The newest term coined to describe a dramatic exit by Greece from the Eurozone, Grexit is also blamed for what some already consider a possible Greek bank run. Greek Central Bank Governor George Provopoulos has been quoted as saying that 700 million euros have been withdrawn by depositors just in the last three days beginning May 14, 2012, with another very possible 100 Million more likely, and after having already withdrawn 72 Billion euros since January 2010.
Planning for converting back to the Greek drachma has quietly started at banks since 2009, according to U.S. based ICS Risk Advisors, although the technical task pales in comparison to the legal and practical issues that a Greek exit would pose to the global financial system.

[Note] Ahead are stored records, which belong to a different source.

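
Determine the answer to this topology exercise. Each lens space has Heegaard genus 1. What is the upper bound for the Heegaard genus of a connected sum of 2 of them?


Heegaard genus satisfies g(A#B) <= g(A) + g(B).
Each lens space has g = 1.
Upper bound: 2 * 1 = 2

2


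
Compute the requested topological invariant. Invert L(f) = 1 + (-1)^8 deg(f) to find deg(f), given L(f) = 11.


L(f) = 1 + (-1)^8 deg(f) on S^8.
11 = 1 + (-1)^8 * deg(f)
(-1)^8 * deg(f) = 10
deg(f) = 10

10


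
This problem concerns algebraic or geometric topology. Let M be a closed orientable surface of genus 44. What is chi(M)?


For a closed orientable surface of genus g: chi = 2 - 2g.
Here g = 44.
chi = 2 - 2*44 = 2 - 88 = -86

-86


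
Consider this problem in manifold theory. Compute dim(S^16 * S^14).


Join of spheres: S^m * S^n = S^{m+n+1}.
dim = 16 + 14 + 1 = 31

31


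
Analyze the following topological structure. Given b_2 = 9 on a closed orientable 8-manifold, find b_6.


Poincare duality for closed orientable n-manifolds: b_k = b_{n-k}.
Here n = 8, so b_6 = b_2 = 9

9


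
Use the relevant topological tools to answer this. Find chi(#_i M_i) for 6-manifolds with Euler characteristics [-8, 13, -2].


For n-manifolds: chi(A#B) = chi(A) + chi(B) - chi(S^6).
chi(S^6) = 1 + (-1)^6 = 2.
chi(#) = (sum chi_i) - (3-1)*chi(S^6) = 3 - 2*2 = -1

-1


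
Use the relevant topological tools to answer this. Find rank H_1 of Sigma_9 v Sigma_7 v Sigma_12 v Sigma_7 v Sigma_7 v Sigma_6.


For a wedge X v Y: reduced H_k(X v Y) = H_k(X) + H_k(Y).
Each Sigma_g contributes b_1 = 2g.
b_1 = 18 + 14 + 24 + 14 + 14 + 12 = 96

96


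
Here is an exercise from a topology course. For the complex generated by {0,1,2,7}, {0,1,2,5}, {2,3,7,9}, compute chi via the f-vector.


Enumerate all faces; f-vector: f_0=7, f_1=14, f_2=11, f_3=3.
chi = sum (-1)^k f_k = 1

1


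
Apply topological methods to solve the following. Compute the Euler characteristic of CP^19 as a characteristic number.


For any closed oriented manifold, <e(TM),[M]> = chi(M).
chi(CP^19) = 19+1 = 20

20


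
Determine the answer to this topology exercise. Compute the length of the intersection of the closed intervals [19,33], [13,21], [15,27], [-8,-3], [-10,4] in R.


Intersection = [max(a_i), min(b_i)] = [19, -3].
Since 19 > -3, the intersection is empty.
Length = 0

0


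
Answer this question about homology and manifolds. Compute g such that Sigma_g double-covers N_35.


chi(N_35) = 2 - 35 = -33.
Double cover: chi(Sigma_g) = 2 * chi(N_35) = 2*(-33) = -66.
2 - 2g = -66, so g = (2 - (-66))/2 = 68/2 = 34

34


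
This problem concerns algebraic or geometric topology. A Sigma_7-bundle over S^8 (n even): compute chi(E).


chi(S^8) = 2 (n even), chi(Sigma_7) = 2 - 2*7 = -12.
chi(E) = 2 * (-12) = -24

-24


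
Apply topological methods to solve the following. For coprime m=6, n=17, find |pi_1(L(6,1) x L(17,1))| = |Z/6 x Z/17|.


pi_1(X x Y) = pi_1(X) x pi_1(Y).
pi_1(L(6,1)) = Z/6, pi_1(L(17,1)) = Z/17.
|Z/6 x Z/17| = 6 * 17 = 102

102


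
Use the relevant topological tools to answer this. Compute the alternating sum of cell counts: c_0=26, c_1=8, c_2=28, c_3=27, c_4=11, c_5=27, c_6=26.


chi = sum_k (-1)^k c_k.
= (-1)^0*26 + (-1)^1*8 + (-1)^2*28 + (-1)^3*27 + (-1)^4*11 + (-1)^5*27 + (-1)^6*26
= (26) + (-8) + (28) + (-27) + (11) + (-27) + (26)
= 29

29


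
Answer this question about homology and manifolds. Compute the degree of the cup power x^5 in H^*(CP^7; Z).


|x| = 2 in H^*(CP^n).
|x^5| = 5 * |x| = 5 * 2 = 10

10


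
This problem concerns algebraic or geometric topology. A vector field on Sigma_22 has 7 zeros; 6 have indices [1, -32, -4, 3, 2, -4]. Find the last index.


Poincare-Hopf: sum of indices = chi(M).
chi(Sigma_22) = 2 - 2*22 = -42.
Sum of known indices = -34.
x = chi - (sum known) = -42 - (-34) = -8

-8


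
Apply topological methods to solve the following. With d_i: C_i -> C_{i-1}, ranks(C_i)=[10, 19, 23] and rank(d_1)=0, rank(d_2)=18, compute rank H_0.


rank H_k = rank(ker d_k) - rank(im d_{k+1}).
rank(ker d_0) = rank(C_0) - rank(d_0) = 10 - 0 = 10.
rank(im d_{0+1}) = 0.
rank H_0 = 10 - 0 = 10

10


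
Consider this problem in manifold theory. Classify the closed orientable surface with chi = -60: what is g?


chi = 2 - 2g for closed orientable surfaces.
-60 = 2 - 2g
2g = 2 - (-60) = 62
g = 31

31


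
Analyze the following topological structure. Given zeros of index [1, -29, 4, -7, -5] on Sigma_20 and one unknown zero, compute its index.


Poincare-Hopf: sum of indices = chi(M).
chi(Sigma_20) = 2 - 2*20 = -38.
Sum of known indices = -36.
x = chi - (sum known) = -38 - (-36) = -2

-2


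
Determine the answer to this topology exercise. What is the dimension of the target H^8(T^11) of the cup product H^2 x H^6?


Cup product: H^p x H^q -> H^{p+q}; here p+q = 2+6 = 8.
rank H^k(T^n) = C(n,k).
C(11,8) = 165

165


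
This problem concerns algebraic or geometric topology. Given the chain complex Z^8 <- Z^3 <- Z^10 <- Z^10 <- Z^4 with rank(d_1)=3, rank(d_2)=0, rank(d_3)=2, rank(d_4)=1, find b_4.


rank H_k = rank(ker d_k) - rank(im d_{k+1}).
rank(ker d_4) = rank(C_4) - rank(d_4) = 4 - 1 = 3.
rank(im d_{4+1}) = 0.
rank H_4 = 3 - 0 = 3

3


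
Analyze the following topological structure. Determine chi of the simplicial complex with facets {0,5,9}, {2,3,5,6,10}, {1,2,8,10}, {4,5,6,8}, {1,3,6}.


Enumerate all faces; f-vector: f_0=10, f_1=25, f_2=20, f_3=7, f_4=1.
chi = sum (-1)^k f_k = -1

-1


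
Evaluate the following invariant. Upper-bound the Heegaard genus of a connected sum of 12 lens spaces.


Heegaard genus satisfies g(A#B) <= g(A) + g(B).
Each lens space has g = 1.
Upper bound: 12 * 1 = 12

12


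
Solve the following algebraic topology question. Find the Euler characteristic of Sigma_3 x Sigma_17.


chi(Sigma_3) = 2 - 2*3 = -4
chi(Sigma_17) = 2 - 2*17 = -32
chi(product) = (-4) * (-32) = 128

128


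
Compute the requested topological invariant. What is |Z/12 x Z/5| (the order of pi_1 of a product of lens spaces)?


pi_1(X x Y) = pi_1(X) x pi_1(Y).
pi_1(L(12,1)) = Z/12, pi_1(L(5,1)) = Z/5.
|Z/12 x Z/5| = 12 * 5 = 60

60


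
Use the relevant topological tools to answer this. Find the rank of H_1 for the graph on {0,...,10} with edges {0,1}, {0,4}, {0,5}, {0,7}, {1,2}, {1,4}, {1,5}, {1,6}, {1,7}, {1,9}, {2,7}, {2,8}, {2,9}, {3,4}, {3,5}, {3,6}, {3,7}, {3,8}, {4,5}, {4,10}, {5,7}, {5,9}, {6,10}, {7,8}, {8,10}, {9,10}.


b_1 = E - V + (number of components).
E = 26, V = 11, components = 1.
b_1 = 26 - 11 + 1 = 16

16


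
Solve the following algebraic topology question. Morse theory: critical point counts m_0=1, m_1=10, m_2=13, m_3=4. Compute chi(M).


Morse theory: chi(M) = sum_k (-1)^k m_k where m_k = #(index-k critical points).
= (1) + (-10) + (13) + (-4) = 0

0


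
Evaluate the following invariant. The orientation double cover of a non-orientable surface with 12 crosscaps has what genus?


chi(N_12) = 2 - 12 = -10.
Double cover: chi(Sigma_g) = 2 * chi(N_12) = 2*(-10) = -20.
2 - 2g = -20, so g = (2 - (-20))/2 = 22/2 = 11

11


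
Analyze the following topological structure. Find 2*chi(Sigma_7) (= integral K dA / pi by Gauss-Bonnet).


Gauss-Bonnet: integral K dA = 2*pi*chi(M).
chi(Sigma_7) = 2 - 2*7 = -12.
(integral K dA)/pi = 2*chi = 2*(-12) = -24

-24


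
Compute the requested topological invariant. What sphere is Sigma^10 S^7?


Each suspension raises dimension by 1: Sigma S^n = S^{n+1}.
Sigma^10 S^7 = S^{7+10} = S^17

17


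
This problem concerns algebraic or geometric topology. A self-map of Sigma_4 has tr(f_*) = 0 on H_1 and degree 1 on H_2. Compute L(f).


L(f) = tr(f_0*) - tr(f_1*) + tr(f_2*).
= 1 - (0) + (1)
= 2

2


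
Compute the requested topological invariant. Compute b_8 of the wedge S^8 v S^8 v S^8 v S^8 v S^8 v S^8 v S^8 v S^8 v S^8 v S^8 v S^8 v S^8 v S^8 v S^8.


For a wedge of spheres, H_k (k>0) is free on one generator per sphere of dimension k.
Spheres of dimension 8: count = 14.
b_8 = 14

14


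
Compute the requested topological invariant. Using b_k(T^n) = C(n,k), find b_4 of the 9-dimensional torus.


By the Kunneth formula, b_k(T^n) = C(n,k).
b_4(T^9) = C(9,4).
C(9,4) = 9!/(4!*5!) = 126

126


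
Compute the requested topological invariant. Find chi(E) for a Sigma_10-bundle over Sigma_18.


For a fiber bundle F -> E -> B (with CW structure): chi(E) = chi(B) * chi(F).
chi(Sigma_18) = -34, chi(Sigma_10) = -18.
chi(E) = (-34) * (-18) = 612

612


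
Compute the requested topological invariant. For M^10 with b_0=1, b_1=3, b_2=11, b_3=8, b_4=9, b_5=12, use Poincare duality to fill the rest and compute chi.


By Poincare duality b_k = b_{10-k}, so full Betti numbers: b_0=1, b_1=3, b_2=11, b_3=8, b_4=9, b_5=12, b_6=9, b_7=8, b_8=11, b_9=3, b_10=1.
chi = sum (-1)^k b_k = 8

8


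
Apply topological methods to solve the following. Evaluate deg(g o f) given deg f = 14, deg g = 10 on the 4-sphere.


Degree is multiplicative under composition: deg(g o f) = deg(g) * deg(f).
= 10 * 14 = 140

140


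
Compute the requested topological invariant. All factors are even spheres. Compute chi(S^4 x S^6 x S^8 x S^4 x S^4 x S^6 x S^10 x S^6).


chi is multiplicative: chi(X x Y) = chi(X) chi(Y).
Each even-dim sphere has chi = 2. There are 8 factors.
chi = 2^8 = 256

256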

Since late 2011, European and U.S. economic woes have already spilled into the Asia-Pacific region, not because Asian banks have much exposure to European debt, but rather because the Asian export engine relies so heavily on the West for growth, which has already shown signs of slowing down.

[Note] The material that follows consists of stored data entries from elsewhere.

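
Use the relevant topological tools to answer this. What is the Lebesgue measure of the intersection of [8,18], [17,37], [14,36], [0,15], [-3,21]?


Intersection = [max(a_i), min(b_i)] = [17, 15].
Since 17 > 15, the intersection is empty.
Length = 0

0


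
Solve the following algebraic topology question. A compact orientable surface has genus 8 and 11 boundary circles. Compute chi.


For a compact orientable surface with genus g and b boundary components: chi = 2 - 2g - b.
chi = 2 - 2*8 - 11 = 2 - 16 - 11 = -25

-25


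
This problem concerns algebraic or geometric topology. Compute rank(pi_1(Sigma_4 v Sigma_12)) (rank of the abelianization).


For a wedge: H_1(A v B) = H_1(A) + H_1(B).
b_1(Sigma_4) = 8, b_1(Sigma_12) = 24.
b_1 = 8 + 24 = 32

32


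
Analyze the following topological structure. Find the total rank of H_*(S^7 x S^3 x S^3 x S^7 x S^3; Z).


Total Betti number is multiplicative under products.
Each S^d (d>=1) has total Betti number 2.
There are 5 sphere factors.
Total = 2^5 = 32

32


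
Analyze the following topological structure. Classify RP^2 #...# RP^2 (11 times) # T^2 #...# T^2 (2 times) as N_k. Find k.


Since a >= 1, the sum is non-orientable; each T^2 can be replaced by RP^2 # RP^2 (since T^2#RP^2 = 3RP^2).
Total crosscaps k = 11 + 2*2 = 15.
Check via chi: chi = 11*1 + 2*0 - (11+2-1)*2 = -13 = 2 - k = -13. Consistent.

15


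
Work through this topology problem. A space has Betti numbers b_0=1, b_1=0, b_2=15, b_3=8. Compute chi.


chi = sum_k (-1)^k b_k.
= (1) + (0) + (15) + (-8)
= 8

8


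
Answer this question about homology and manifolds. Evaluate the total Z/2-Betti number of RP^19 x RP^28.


dim H^*(RP^n; Z/2) = n+1 (one Z/2 in each degree 0..n).
Total Betti number is multiplicative.
Total = (19+1) * (28+1) = 20 * 29 = 580

580


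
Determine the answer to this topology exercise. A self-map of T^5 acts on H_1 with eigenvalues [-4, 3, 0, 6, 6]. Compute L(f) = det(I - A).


For a torus self-map: L(f) = det(I - A) where A acts on H_1.
L(f) = (1--4) * (1-3) * (1-0) * (1-6) * (1-6) = 5 * -2 * 1 * -5 * -5 = -250

-250


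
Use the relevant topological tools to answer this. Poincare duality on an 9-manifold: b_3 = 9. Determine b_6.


Poincare duality for closed orientable n-manifolds: b_k = b_{n-k}.
Here n = 9, so b_6 = b_3 = 9

9


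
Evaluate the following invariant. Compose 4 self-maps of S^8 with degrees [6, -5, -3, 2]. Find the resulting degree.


Degree is multiplicative: deg(composition) = product of degrees.
= (6) * (-5) * (-3) * (2) = 180

180


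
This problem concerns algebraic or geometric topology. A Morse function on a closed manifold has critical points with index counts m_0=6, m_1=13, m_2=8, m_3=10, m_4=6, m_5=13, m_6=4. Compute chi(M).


Morse theory: chi(M) = sum_k (-1)^k m_k where m_k = #(index-k critical points).
= (6) + (-13) + (8) + (-10) + (6) + (-13) + (4) = -12

-12


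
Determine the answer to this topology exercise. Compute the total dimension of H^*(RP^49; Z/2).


H^k(RP^49; Z/2) = Z/2 for each 0 <= k <= 49.
Total dimension = 49 + 1 = 50

50


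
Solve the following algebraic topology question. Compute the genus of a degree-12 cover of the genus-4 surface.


For an n-sheeted cover: chi(E) = n * chi(B).
chi(Sigma_4) = 2 - 2*4 = -6.
chi(E) = 12 * (-6) = -72.
genus(E) = (2 - chi(E))/2 = (2 - (-72))/2 = 74/2 = 37

37


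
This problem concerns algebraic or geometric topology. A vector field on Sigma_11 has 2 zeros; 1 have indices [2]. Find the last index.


Poincare-Hopf: sum of indices = chi(M).
chi(Sigma_11) = 2 - 2*11 = -20.
Sum of known indices = 2.
x = chi - (sum known) = -20 - (2) = -22

-22


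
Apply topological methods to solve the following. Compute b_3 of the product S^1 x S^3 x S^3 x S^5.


Each S^d has Poincare polynomial 1 + t^d.
The product S^1 x S^3 x S^3 x S^5 has Poincare polynomial prod(1+t^d_i).
Expanding: b_0=1, b_1=1, b_3=2, b_4=2, b_5=1, b_6=2, b_7=1, b_8=2, b_9=2, b_11=1, b_12=1.
b_3 = 2

2


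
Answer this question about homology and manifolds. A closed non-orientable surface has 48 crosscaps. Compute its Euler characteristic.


For a non-orientable closed surface with k crosscaps: chi = 2 - k.
Here k = 48.
chi = 2 - 48 = -46

-46


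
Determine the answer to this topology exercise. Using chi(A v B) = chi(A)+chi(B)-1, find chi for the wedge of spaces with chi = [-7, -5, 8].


chi(A v B) = chi(A) + chi(B) - 1 (one point identified).
For 3 spaces: chi = (sum chi_i) - (3 - 1).
sum = -4; chi = -4 - 2 = -6

-6


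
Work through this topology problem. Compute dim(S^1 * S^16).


Join of spheres: S^m * S^n = S^{m+n+1}.
dim = 1 + 16 + 1 = 18

18


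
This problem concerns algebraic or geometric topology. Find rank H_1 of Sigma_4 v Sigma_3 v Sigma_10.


For a wedge X v Y: reduced H_k(X v Y) = H_k(X) + H_k(Y).
Each Sigma_g contributes b_1 = 2g.
b_1 = 8 + 6 + 20 = 34

34


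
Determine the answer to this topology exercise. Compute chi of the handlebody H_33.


A genus-g handlebody deformation retracts to a wedge of g circles.
chi(vee_g S^1) = 1 - g.
chi(H_33) = 1 - 33 = -32

-32


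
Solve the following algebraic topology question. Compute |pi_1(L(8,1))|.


pi_1(L(p,q)) = Z/pZ for any q coprime to p.
|pi_1(L(8,1))| = 8

8


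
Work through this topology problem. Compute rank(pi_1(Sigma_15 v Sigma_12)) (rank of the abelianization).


For a wedge: H_1(A v B) = H_1(A) + H_1(B).
b_1(Sigma_15) = 30, b_1(Sigma_12) = 24.
b_1 = 30 + 24 = 54

54


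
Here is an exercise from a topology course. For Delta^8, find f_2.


Delta^8 has 8+1 vertices. A 2-face is a choice of 2+1 vertices.
f_2 = C(8+1, 2+1) = C(9,3) = 84

84


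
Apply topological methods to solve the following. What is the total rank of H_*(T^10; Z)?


b_k(T^10) = C(10,k), so the sum over k is sum_k C(10,k) = 2^10.
Total = 2^10 = 1024

1024


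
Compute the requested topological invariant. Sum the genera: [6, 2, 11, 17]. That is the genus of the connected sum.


Genus is additive under connected sum of orientable surfaces.
g = 6 + 2 + 11 + 17 = 36

36


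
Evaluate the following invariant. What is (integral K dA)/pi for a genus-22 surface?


Gauss-Bonnet: integral K dA = 2*pi*chi(M).
chi(Sigma_22) = 2 - 2*22 = -42.
(integral K dA)/pi = 2*chi = 2*(-42) = -84

-84


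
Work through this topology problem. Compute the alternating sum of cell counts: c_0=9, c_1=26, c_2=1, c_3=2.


chi = sum_k (-1)^k c_k.
= (-1)^0*9 + (-1)^1*26 + (-1)^2*1 + (-1)^3*2
= (9) + (-26) + (1) + (-2)
= -18

-18


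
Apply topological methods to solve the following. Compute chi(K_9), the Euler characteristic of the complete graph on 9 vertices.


K_9: V = 9, E = C(9,2) = 36.
chi = V - E = 9 - 36 = -27

-27


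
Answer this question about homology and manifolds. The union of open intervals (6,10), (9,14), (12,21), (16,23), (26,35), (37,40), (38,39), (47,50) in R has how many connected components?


Sort and merge overlapping open intervals.
Merged: (6,23), (26,35), (37,40), (47,50).
Number of components = 4

4


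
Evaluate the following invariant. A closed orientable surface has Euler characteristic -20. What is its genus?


chi = 2 - 2g for closed orientable surfaces.
-20 = 2 - 2g
2g = 2 - (-20) = 22
g = 11

11


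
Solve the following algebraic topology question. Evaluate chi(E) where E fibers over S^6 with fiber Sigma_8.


chi(S^6) = 2 (n even), chi(Sigma_8) = 2 - 2*8 = -14.
chi(E) = 2 * (-14) = -28

-28


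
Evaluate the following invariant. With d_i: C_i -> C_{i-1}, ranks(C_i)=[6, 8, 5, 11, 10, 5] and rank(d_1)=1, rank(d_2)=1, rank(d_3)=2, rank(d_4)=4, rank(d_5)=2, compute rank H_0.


rank H_k = rank(ker d_k) - rank(im d_{k+1}).
rank(ker d_0) = rank(C_0) - rank(d_0) = 6 - 0 = 6.
rank(im d_{0+1}) = 1.
rank H_0 = 6 - 1 = 5

5


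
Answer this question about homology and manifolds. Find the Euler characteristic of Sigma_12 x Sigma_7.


chi(Sigma_12) = 2 - 2*12 = -22
chi(Sigma_7) = 2 - 2*7 = -12
chi(product) = (-22) * (-12) = 264

264


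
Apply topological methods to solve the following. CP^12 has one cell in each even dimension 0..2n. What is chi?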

In the U.S., a full blown European crisis may heavily affect the U.S. money market sector, which Fitch Ratings has estimated to have $800 Billion invested in European banks, so let us not forget about the Reserve Fund that saw its net asset value fall below the sacrosanct one dollar in 2008 and the Federal Reserve had to guarantee the assets of the whole money market industry.
Since May 1, 2012, the Dow has only had one up day that occurred on May 10 with a mere 20 points gain, as the dollar continued its upward climb against the euro and reached $1.27 per euro, its strongest showing since January.
Besides Greece, another area of deep concern is the European block affectionately called the PIIGS, comprised of Portugal, Italy, Ireland, Greece and Spain, with the government of Spain recently and grudgingly having to take a 45% stake in the country’s third largest banking institution, Bankia.
The European crisis a drag on global markets? Worse is still expected to come.